Willy Lages, het hoofd van de SD in Amsterdam, arresteerde de Joodse Betty Trompetter persoonlijk op 16 juli 1944. Dat gebeurde in de Kinkerstraat waar een bewaker woonde van het Huis van Bewaring aan de Weteringschans. De man had beloofd mee te werken aan een bevrijdingspoging van gevangen leden van een Knokploeg (KP). In werkelijkheid was hij echter een verrader. Betty was in de woning om hem in de gaten te houden. De bevrijdingspoging mislukte en de organisator ervan, Johannes Post, en een aantal andere KP-ers werden opgepakt en kort daarna gefusilleerd.
Betty, die valse papieren had en in het verzet bekend stond als Tineke, was een naaste medewerker van Johannes Post. Hij was een gereformeerde boer uit het Drentse Nieuwlande en een van de leiders van het gewapend verzet tegen de nazi’s in Nederland. Betty zelf kwam uit Hoogeveen, vlakbij Nieuwlande, en woonde bij het uitbreken van de oorlog in Bussum, waar ze werkte als kinderverzorgster. Na de arrestatie van haar ouders dook Betty onder. In de zomer van 1943 verbleef zij in Rijnsburg, waar ze aan het verzet ging deelnemen als medewerkster van de Trouw-groep. Zo kwam zij in contact met Johannes Post.

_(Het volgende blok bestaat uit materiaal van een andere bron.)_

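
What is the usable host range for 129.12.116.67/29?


Network: 129.12.116.64
Broadcast: 129.12.116.71
First usable = network + 1
Last usable = broadcast - 1
Range: 129.12.116.65 to 129.12.116.70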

Betty had geen Joods uiterlijk en beschikte over betrouwbare valse papieren, waardoor de Duitsers haar na haar arrestatie als niet-Joods beschouwden. Via kamp Vught kwam zij terecht in het vrouwenkamp Ravensbrück, van waaruit ze dwangarbeid moest verrichten bij een Agfa-fabriek. Zwaar ziek, overleefde Betty de oorlog en kon naar Nederland terugkeren, waar zij snel herstelde en vervolgens trouwde met haar ‘onderduikliefde’, Albert van der Harst. Hij was in Ugchelen ondergedoken voor de Arbeitseinsatz.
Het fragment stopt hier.